LEIs are not the only relevant identifier to collect, sort and manage, however. They are joined by the ISIN securities identifier, which is useful for ensuring data quality, as David Nowell of the London Stock Exchange Group notes. Working with both LEIs and ISINs will be essential for data management and getting the greatest accuracy and quality possible for MiFIR compliance reporting when that data is being gathered from multiple sources.

In recent online columns ( and touching on last month's North American Financial Information Summit (NAFIS), I considered how ideas about blockchain and data science, as well as the LEI, expressed at the conference could help the industry improve on data management efforts.
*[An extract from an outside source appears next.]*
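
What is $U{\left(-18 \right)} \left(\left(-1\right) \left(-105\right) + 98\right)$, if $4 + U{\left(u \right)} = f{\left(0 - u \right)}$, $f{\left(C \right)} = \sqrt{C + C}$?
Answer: $406$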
Another important means of handling data management—data governance programs—is the subject of another story in this issue: "The Human Side Of Data Governance," which reports on ideas on the subject expressed at NAFIS.

While Schlesinger may be right about firms' need for outside support, that doesn't absolve them from developing concrete data governance plans to manage outside services they will use. In their remarks to NAFIS attendees, executives from HSBC and Nomura showed that they recognize this. "Data governance is not a thing you can just buy and implement," said Nomura's Brian Buzzelli. Meanwhile, HSBC's Thomas Mavroudis stressed the need to identify capabilities and create a strategy as a basis for building data governance. "Build an ownership model and embed it within the right organizational structure from the top down," he counseled.

Overall, the story that's being followed in the aforementioned features, which we'll continue to follow, combines all these elements. Firms must plan carefully how to govern and manage data, and get sufficient outside support—and the right kind of outside support—to contend with all the new data that will go into their systems, in order to ensure compliance with MiFIR.